- Country: Laos
- Province: Xiangkhouang

Population (2005 census)
- • Total: 31,425
- Time zone: UTC+7 (ICT)

= Khoune district =

Khoune, also known as Muang Khoun and formerly as Xiang Khouang, is a district (muang) of Xiangkhouang province in north-central Laos. The district has four main ethnic groups: Lao, Hmong, Khmu, and O Du.

Located 35 km southeast of Phonsavan, Khoune is a ghost of its former self. It was once the royal seat of the minor principality of Muang Phuan, renowned in the 16th century for its 62 opulent stupas, whose sides were said to be covered in treasure. In 1707, when the Kingdom of Lan Xang split into three separate kingdoms, Muang Phuan became a tributary state of the Kingdom of Luang Prabang.

Years of bloody invasions by Thai and Vietnamese soldiers, pillaging by Chinese bandits in the 19th century, and a monsoon of American bombs that lasted nearly a decade during the Laotian Civil War taxed this region so heavily that, by the time the air raids stopped, next to nothing was left of the kingdom's exquisite temples. Xiang Khouang itself was partially abandoned, and centuries of history were drawn to a close.

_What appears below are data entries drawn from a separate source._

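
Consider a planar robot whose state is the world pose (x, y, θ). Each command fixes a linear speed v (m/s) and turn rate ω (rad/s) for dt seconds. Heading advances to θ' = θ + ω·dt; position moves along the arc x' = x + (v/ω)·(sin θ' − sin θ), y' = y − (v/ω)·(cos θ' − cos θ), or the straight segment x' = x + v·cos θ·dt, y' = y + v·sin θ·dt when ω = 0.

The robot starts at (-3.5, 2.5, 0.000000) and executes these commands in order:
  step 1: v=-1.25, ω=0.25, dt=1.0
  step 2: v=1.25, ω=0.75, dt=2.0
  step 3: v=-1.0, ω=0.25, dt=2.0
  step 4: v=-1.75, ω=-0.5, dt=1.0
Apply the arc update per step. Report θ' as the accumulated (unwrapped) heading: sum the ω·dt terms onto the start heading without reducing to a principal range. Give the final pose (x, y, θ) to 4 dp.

step 1: θ'=0.2500 (R=-5.0000) → pose (-4.7370, 2.3446, 0.2500)
step 2: θ'=1.7500 (R=1.6667) → pose (-3.5094, 4.2565, 1.7500)
step 3: θ'=2.2500 (R=-4.0000) → pose (-2.6857, 2.4568, 2.2500)
step 4: θ'=1.7500 (R=3.5000) → pose (-1.9650, 0.8820, 1.7500)

(-1.9650, 0.8820, 1.7500)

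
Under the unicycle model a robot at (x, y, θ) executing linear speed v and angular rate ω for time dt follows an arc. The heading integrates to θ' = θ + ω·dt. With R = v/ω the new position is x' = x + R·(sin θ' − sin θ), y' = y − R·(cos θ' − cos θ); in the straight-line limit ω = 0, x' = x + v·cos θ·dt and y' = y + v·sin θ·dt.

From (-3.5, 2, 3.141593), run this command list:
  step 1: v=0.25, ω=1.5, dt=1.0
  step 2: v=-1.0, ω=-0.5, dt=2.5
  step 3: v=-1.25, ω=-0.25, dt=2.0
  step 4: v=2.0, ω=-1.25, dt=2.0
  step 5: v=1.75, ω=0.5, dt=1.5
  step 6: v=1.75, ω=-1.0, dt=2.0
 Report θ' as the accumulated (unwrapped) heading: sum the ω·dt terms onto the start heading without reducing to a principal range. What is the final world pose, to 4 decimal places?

(4.8556, 8.8648, -0.8584)

step 1: θ'=4.6416 (R=0.1667) → pose (-3.6662, 1.8451, 4.6416)
step 2: θ'=3.3916 (R=2.0000) → pose (-2.1661, 3.6415, 3.3916)
step 3: θ'=2.8916 (R=5.0000) → pose (0.3080, 3.6415, 2.8916)
step 4: θ'=0.3916 (R=-1.6000) → pose (0.0932, 6.6706, 0.3916)
step 5: θ'=1.1416 (R=3.5000) → pose (1.9399, 8.4492, 1.1416)
step 6: θ'=-0.8584 (R=-1.7500) → pose (4.8556, 8.8648, -0.8584)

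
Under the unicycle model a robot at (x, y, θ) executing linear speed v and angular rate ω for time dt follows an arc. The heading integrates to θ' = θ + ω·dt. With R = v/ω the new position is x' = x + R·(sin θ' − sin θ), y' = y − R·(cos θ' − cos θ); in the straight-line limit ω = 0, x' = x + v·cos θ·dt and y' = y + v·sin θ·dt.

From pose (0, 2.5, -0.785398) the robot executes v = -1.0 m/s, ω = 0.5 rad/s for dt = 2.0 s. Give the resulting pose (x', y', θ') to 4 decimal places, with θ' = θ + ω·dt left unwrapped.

θ' = -0.7854 + 0.5·2.0 = 0.2146
R = v/ω = -1.0/0.5 = -2.0000
x' = 0 + -2.0000·(sin 0.2146 − sin -0.7854) = -1.8401
y' = 2.5 − -2.0000·(cos 0.2146 − cos -0.7854) = 3.0399

(-1.8401, 3.0399, 0.2146)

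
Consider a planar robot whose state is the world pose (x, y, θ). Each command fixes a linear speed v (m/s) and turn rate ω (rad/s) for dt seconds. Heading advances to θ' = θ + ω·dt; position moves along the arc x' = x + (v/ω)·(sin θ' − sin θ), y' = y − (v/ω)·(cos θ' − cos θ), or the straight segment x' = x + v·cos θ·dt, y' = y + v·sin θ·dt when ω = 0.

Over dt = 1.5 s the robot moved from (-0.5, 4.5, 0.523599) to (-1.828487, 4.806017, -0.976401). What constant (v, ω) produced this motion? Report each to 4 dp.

Δθ = -0.976401 − 0.523599 = -1.500000
ω = Δθ/dt = -1.500000/1.5 = -1.0000
R = Δx/(sin θ' − sin θ) = 1.0000
v = R·ω = 1.0000·-1.0000 = -1.0000

v = -1.0000, ω = -1.0000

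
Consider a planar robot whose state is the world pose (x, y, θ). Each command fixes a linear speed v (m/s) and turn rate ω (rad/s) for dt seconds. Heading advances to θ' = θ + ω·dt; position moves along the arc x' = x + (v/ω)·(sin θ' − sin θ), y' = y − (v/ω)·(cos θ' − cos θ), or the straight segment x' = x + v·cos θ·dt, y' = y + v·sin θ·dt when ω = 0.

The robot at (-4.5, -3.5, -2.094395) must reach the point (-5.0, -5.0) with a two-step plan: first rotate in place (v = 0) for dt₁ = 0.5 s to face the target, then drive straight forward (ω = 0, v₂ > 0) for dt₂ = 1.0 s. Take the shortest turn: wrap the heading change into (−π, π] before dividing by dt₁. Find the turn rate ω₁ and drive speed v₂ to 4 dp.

heading to target = atan2(-5−-3.5, -5−-4.5) = -1.8925
Δθ = wrap(-1.8925 − -2.0944) = 0.2018; ω₁ = Δθ/dt₁ = 0.4037
distance = √((-5−-4.5)² + (-5−-3.5)²) = 1.5811; v₂ = distance/dt₂ = 1.5811

ω₁ = 0.4037, v₂ = 1.5811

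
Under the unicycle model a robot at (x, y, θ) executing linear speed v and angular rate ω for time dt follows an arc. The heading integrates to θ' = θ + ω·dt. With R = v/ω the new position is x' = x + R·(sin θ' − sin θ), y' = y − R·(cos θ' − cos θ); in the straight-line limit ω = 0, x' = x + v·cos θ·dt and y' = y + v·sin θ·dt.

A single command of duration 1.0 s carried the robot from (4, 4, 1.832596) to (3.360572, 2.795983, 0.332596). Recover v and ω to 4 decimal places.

Δθ = 0.332596 − 1.832596 = -1.500000
ω = Δθ/dt = -1.500000/1.0 = -1.5000
R = −Δy/(cos θ' − cos θ) = 1.0000
v = R·ω = 1.0000·-1.5000 = -1.5000

v = -1.5000, ω = -1.5000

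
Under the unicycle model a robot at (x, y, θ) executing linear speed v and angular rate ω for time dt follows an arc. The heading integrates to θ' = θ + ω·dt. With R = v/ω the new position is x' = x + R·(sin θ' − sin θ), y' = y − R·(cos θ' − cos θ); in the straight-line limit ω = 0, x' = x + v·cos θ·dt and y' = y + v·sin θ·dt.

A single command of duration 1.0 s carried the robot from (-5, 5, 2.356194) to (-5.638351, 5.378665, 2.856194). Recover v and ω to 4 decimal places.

v = 0.7500, ω = 0.5000

Δθ = 2.856194 − 2.356194 = 0.500000
ω = Δθ/dt = 0.500000/1.0 = 0.5000
R = Δx/(sin θ' − sin θ) = 1.5000
v = R·ω = 1.5000·0.5000 = 0.7500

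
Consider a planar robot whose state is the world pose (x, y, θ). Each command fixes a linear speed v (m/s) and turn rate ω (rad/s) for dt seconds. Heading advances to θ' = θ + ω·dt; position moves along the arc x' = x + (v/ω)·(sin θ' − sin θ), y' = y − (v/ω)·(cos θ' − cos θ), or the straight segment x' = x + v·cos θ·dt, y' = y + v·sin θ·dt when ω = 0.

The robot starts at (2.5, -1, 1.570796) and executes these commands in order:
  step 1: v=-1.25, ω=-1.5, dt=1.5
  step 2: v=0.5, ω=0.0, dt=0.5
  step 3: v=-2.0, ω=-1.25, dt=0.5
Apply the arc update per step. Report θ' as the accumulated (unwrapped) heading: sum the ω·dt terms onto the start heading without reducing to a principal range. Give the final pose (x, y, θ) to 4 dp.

(0.7993, -0.9820, -1.3042)

step 1: θ'=-0.6792 (R=0.8333) → pose (1.1432, -1.6484, -0.6792)
step 2: θ'=-0.6792 (straight) → pose (1.3377, -1.8054, -0.6792)
step 3: θ'=-1.3042 (R=1.6000) → pose (0.7993, -0.9820, -1.3042)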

All that remains of the kingdom's former glory is an elegant Buddha image towering over ruined columns of brick at Wat Phia Wat and That Dam, both of which bear the scars of the brutal wars that ended Xieng Khuang's centuries of rich history. Although the town has since been rebuilt and renamed to Muang Khoun, its role as provincial capital has been permanently supplanted by Phonsavan.